A month passes and I get a phone call from a sales rep. He asks me if I am, in fact, the person who signed up for an evaluation of their commercial client program. I admit that I am, and that I returned to using the older version after less than a week because of general flakiness. I go on to explain that I’ve been a loyal user of their free client for the past several years and that I was a bit amazed that the 5.x client didn’t work reliably.
And he, in turn, admits that there were known problems with that version
What followed was a bit more pleasant conversation that ended in his asking me to give it another try when the next version rolls around. *grin*
Given the lack of visible improvement between the 5.x and 3.x lines, I really see no reason to do so. I’ll continue using the older version until something incredibly better comes along.
using ssh.com’s key pairs to auth against an openssh server
My biggest (and really only remaining) problem with the SSH.com client is that their public keys don’t work with an OpenSSH server (the only thing I really ever log in to)… without some minor tweaking.
The procedure for getting key based auth working between the two goes something like this:
- Create a key using their client. – Go to “Edit -> Settings -> Global Settings -> User Authentication -> Keys”. Click “Generate New…” Follow the prompts and watch the cheesy little entropy animation. The default options are good. Just remember that if you’re doing this to be lazy, don’t specify a password.

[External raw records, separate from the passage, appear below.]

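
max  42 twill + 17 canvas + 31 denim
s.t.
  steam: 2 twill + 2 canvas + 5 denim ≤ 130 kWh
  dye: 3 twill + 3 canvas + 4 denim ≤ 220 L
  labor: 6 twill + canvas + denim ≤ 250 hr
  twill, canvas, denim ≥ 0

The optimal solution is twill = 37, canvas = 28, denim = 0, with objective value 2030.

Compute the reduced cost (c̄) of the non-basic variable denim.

Check each constraint at x*: steam 130/130 (tight); dye 195/220 (slack 25); labor 250/250 (tight).
Since dye is not tight, its dual is 0.
The binding rows give the dual system: 2·y_steam + 6·y_labor = 42 and 2·y_steam + 1·y_labor = 17.
→ y_steam = 6 and y_labor = 5.
Reduced cost of denim: c₃ − yᵀa₃ = 31 − (6·5 + 5·1) = 31 − 35 = -4.

-4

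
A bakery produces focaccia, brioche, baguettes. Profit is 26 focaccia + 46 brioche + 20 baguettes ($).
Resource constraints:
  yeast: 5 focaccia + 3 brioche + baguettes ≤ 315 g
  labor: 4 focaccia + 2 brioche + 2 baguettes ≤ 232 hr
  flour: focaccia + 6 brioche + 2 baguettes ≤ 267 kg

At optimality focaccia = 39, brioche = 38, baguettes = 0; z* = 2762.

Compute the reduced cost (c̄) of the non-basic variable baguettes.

Binding: labor and flour. Non-binding: yeast (6 unused).
Slack constraints have shadow price 0 (complementary slackness).
Dual feasibility on the basic columns requires 4·y_labor + 1·y_flour = 26, 2·y_labor + 6·y_flour = 46.
→ y_labor = 5 and y_flour = 6.
Reduced cost of baguettes: c₃ − yᵀa₃ = 20 − (5·2 + 6·2) = 20 − 22 = -2.

-2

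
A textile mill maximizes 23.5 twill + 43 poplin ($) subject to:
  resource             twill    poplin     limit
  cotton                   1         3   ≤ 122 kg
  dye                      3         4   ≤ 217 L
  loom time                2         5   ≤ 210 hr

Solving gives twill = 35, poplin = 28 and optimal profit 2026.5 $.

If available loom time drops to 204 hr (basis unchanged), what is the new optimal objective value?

Binding: dye and loom time. Non-binding: cotton (3 unused).
Slack constraints have shadow price 0 (complementary slackness).
From A_Bᵀ y = c: 3·y_dye + 2·y_loom time = 23.5; 4·y_dye + 5·y_loom time = 43.
This yields shadow prices y_dye = 4.5, y_loom time = 5.
Δz = y_loom time·Δb = 5 × (-6) = -30, so new z* = 2026.5 − 30 = 1996.5.

1996.5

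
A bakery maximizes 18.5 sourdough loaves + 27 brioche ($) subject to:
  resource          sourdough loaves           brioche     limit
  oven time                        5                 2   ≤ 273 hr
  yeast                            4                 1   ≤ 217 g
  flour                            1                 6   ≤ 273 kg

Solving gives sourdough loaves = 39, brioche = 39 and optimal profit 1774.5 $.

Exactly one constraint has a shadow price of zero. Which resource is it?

yeast

oven time: 273/273 (binding)
yeast: 195/217 (slack 22)
flour: 273/273 (binding)
By complementary slackness, a constraint with positive slack has shadow price 0 → yeast.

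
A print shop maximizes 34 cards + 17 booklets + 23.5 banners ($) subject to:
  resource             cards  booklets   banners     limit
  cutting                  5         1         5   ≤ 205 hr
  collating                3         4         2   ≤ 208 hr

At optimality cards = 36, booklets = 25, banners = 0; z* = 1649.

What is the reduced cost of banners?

-7.5

At the optimum: cutting uses 205 of 205 (binding); collating uses 208 of 208 (binding).
The binding rows give the dual system: 5·y_cutting + 3·y_collating = 34 and 1·y_cutting + 4·y_collating = 17.
→ y_cutting = 5 and y_collating = 3.
Reduced cost of banners: c₃ − yᵀa₃ = 23.5 − (5·5 + 3·2) = 23.5 − 31 = -7.5.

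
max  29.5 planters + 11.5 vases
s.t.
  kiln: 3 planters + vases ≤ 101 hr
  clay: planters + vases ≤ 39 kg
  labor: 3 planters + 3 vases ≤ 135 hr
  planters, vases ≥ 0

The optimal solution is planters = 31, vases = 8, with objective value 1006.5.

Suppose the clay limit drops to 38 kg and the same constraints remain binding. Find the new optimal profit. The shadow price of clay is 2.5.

Δb = -1, so new z* = 1006.5 + (2.5)·(-1) = 1006.5 − 2.5 = 1004.

1004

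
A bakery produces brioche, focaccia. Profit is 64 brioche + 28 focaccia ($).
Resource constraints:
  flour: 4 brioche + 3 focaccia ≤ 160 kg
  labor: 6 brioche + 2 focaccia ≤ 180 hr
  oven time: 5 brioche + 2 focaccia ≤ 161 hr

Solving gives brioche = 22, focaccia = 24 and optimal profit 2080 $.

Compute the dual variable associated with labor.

8

Binding: flour and labor. Non-binding: oven time (3 unused).
Since oven time is not tight, its dual is 0.
The binding rows give the dual system: 4·y_flour + 6·y_labor = 64 and 3·y_flour + 2·y_labor = 28.
Solving: y_flour = 4, y_labor = 8.
Shadow price of labor = 8.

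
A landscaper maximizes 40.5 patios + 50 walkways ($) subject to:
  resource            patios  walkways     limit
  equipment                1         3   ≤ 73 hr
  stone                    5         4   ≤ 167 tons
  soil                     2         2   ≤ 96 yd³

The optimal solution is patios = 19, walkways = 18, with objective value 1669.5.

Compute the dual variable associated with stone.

Binding: equipment and stone. Non-binding: soil (22 unused).
Slack constraints have shadow price 0 (complementary slackness).
From A_Bᵀ y = c: 1·y_equipment + 5·y_stone = 40.5; 3·y_equipment + 4·y_stone = 50.
→ y_equipment = 8 and y_stone = 6.5.
Shadow price of stone = 6.5.

6.5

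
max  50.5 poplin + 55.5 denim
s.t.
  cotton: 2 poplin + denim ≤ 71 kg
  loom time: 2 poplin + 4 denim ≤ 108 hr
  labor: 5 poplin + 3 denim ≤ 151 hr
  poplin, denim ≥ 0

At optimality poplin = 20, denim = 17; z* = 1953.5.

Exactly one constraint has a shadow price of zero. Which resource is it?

cotton: 57/71 (slack 14)
loom time: 108/108 (binding)
labor: 151/151 (binding)
By complementary slackness, a constraint with positive slack has shadow price 0 → cotton.

cotton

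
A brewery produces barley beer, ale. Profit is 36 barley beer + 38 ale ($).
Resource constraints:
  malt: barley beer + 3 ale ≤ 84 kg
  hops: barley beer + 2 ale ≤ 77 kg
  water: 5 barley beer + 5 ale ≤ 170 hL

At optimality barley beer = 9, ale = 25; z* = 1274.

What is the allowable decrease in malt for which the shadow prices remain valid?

50

Binding constraints: malt, water. The basis is B = [[1,3],[5,5]] with det -10.
Per unit decrease in malt, x* moves by d = (0.5, -0.5).
The basis stays optimal until ale reaches 0; allowable decrease = 50 kg.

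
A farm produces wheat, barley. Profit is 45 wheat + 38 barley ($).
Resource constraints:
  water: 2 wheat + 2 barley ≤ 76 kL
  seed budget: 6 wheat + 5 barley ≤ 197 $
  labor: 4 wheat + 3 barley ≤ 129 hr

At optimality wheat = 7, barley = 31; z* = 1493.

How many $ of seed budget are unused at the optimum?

seed budget used = 6·7 + 5·31 = 197; slack = 197 − 197 = 0.

0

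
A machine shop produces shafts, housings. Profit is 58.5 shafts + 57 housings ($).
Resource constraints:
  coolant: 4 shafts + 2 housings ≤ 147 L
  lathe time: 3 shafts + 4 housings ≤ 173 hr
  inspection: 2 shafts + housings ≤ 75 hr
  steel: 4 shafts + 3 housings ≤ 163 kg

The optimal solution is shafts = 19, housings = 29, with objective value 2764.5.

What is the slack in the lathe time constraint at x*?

lathe time used = 3·19 + 4·29 = 173; slack = 173 − 173 = 0.

0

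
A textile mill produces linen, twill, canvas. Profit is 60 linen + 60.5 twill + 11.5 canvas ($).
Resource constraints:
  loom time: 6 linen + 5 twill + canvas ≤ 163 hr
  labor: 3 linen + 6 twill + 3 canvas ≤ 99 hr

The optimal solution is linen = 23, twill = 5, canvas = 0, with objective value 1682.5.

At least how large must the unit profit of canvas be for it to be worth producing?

At the optimum: loom time uses 163 of 163 (binding); labor uses 99 of 99 (binding).
The binding rows give the dual system: 6·y_loom time + 3·y_labor = 60 and 5·y_loom time + 6·y_labor = 60.5.
This yields shadow prices y_loom time = 8.5, y_labor = 3.
canvas enters the basis when its profit ≥ yᵀa₃ = 8.5·1 + 3·3 = 17.5.

17.5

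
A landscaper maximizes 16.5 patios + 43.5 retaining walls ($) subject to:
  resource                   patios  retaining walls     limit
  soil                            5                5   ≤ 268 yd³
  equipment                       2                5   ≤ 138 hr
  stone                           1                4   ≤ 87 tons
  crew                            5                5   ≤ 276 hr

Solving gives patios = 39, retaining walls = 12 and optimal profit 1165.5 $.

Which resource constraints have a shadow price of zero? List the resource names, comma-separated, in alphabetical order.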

- Upload the key to the server. – If you’ve got an active connection to an ssh2 server, there’ll be a big button that will magically copy the file to the server for you. The default location is under ~/.ssh2. Note that OpenSSH stores its keys in ~/.ssh, so you shouldn’t have problems with overlap.
- Convert the file into a format suitable for OpenSSH.

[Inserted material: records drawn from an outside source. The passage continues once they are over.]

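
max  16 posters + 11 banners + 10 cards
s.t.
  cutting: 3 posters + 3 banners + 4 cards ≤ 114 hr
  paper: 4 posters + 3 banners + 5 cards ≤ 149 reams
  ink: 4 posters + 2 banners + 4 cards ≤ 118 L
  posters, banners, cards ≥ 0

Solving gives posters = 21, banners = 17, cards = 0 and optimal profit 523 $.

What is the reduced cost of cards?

At the optimum: cutting uses 114 of 114 (binding); paper uses 135 of 149 (slack = 14); ink uses 118 of 118 (binding).
Slack constraints have shadow price 0 (complementary slackness).
Dual feasibility on the basic columns requires 3·y_cutting + 4·y_ink = 16, 3·y_cutting + 2·y_ink = 11.
This yields shadow prices y_cutting = 2, y_ink = 2.5.
Reduced cost of cards: c₃ − yᵀa₃ = 10 − (2·4 + 2.5·4) = 10 − 18 = -8.

-8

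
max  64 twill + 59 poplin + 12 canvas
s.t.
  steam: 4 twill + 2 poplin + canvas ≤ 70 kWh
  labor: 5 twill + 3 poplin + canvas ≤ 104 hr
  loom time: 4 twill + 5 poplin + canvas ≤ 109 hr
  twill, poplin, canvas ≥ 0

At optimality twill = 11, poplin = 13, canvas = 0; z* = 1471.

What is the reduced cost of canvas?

Binding: steam and loom time. Non-binding: labor (10 unused).
Since labor is not tight, its dual is 0.
The binding rows give the dual system: 4·y_steam + 4·y_loom time = 64 and 2·y_steam + 5·y_loom time = 59.
Solving: y_steam = 7, y_loom time = 9.
Reduced cost of canvas: c₃ − yᵀa₃ = 12 − (7·1 + 9·1) = 12 − 16 = -4.

-4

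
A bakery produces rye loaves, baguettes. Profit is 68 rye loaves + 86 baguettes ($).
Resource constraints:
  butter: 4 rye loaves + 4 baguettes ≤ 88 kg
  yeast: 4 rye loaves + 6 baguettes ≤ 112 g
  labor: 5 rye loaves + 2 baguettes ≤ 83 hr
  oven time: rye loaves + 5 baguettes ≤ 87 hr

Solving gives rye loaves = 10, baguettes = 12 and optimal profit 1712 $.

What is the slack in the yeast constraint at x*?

0

yeast used = 4·10 + 6·12 = 112; slack = 112 − 112 = 0.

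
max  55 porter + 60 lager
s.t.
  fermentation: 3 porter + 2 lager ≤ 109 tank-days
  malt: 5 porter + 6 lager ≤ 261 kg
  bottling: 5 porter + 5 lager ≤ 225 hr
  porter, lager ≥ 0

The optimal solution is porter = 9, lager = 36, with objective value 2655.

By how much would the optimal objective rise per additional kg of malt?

Binding: malt and bottling. Non-binding: fermentation (10 unused).
By complementary slackness, y = 0 for the non-binding constraint.
The binding rows give the dual system: 5·y_malt + 5·y_bottling = 55 and 6·y_malt + 5·y_bottling = 60.
This yields shadow prices y_malt = 5, y_bottling = 6.
Shadow price of malt = 5.

5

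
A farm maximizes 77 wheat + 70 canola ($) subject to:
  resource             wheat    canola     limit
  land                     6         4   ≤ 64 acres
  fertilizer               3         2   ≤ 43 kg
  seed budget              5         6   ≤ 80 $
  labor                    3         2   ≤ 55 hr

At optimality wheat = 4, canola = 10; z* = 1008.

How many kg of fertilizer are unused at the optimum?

11

fertilizer used = 3·4 + 2·10 = 32; slack = 43 − 32 = 11.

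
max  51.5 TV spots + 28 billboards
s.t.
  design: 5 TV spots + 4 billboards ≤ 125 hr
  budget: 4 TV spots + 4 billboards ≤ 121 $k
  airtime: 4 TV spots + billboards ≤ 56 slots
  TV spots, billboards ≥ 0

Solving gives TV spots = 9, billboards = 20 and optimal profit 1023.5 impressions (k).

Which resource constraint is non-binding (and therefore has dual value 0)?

budget

design: 125/125 (binding)
budget: 116/121 (slack 5)
airtime: 56/56 (binding)
By complementary slackness, a constraint with positive slack has shadow price 0 → budget.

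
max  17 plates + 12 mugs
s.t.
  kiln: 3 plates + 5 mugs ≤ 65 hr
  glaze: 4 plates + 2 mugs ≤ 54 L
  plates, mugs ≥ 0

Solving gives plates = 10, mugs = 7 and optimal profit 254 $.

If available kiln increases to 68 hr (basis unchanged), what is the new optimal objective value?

Check each constraint at x*: kiln 65/65 (tight); glaze 54/54 (tight).
The binding rows give the dual system: 3·y_kiln + 4·y_glaze = 17 and 5·y_kiln + 2·y_glaze = 12.
→ y_kiln = 1 and y_glaze = 3.5.
Δz = y_kiln·Δb = 1 × (3) = 3, so new z* = 254 + 3 = 257.

257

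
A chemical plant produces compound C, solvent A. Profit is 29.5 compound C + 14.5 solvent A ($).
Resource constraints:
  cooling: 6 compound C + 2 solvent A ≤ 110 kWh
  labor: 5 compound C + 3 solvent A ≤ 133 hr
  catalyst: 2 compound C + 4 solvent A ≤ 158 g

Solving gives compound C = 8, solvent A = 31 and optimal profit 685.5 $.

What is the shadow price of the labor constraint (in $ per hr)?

3.5

Check each constraint at x*: cooling 110/110 (tight); labor 133/133 (tight); catalyst 140/158 (slack 18).
Since catalyst is not tight, its dual is 0.
Dual feasibility on the basic columns requires 6·y_cooling + 5·y_labor = 29.5, 2·y_cooling + 3·y_labor = 14.5.
→ y_cooling = 2 and y_labor = 3.5.
Shadow price of labor = 3.5.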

ammon@zoidberg:~/.ssh2$ ssh-keygen -i -f hermes.pub > ../.ssh/hermes.pub
This will give you a file that you can then append to ~/.ssh/authorized_keys so your server knows to let you in.
It is also possible to take an existing OpenSSH public key and convert it for use on an SSH.com server… (just invert the ssh-keygen call by using -e to export the openssh.pub file in stead of -i to import the ssh.com.pub), but who’d want to do that?
What you can’t do is use ssh-keygen to convert an OpenSSH private key to an SSH.com private key. You have to create your key on the same platform as the client you’re planning on using.
It’s been about 6 1/2 years since you wrote this post. So, I’m curious if you’re still using the proprietary SSH client, or if you’ve switched to PuTTY. In fact, I’m curious if any of the SSH servers you work on are proprietary SSH servers, provided by Tectia, HP or otherwise, or if they’ve all switched over to OpenSSH.
I still use the free old pre-Tectia client for 99% of my ssh from windows boxes. It does everything I need and is a lot friendlier than putty – which you’ve got to admit is a pile of programmer ui. If I have cygwin on a box, then I’ll use openssh from the command line. If I don’t, then I’ve very rarely been known to use ssh.com’s command line client from a dos window for one reason or another. The only time I ever use putty is if I’m rdp’ed into a windows server that I need to then ssh out of (such as to get around a firewall), or if I find myself stranded on an alien machine and don’t want to run an installer. If I’m on a unix box, then naturally it’s openssh in a terminal.
I don’t think I’ve ever logged into a proprietary ssh server – EVERYTHING I use both personally and for work has been openssh for as long as I have been aware.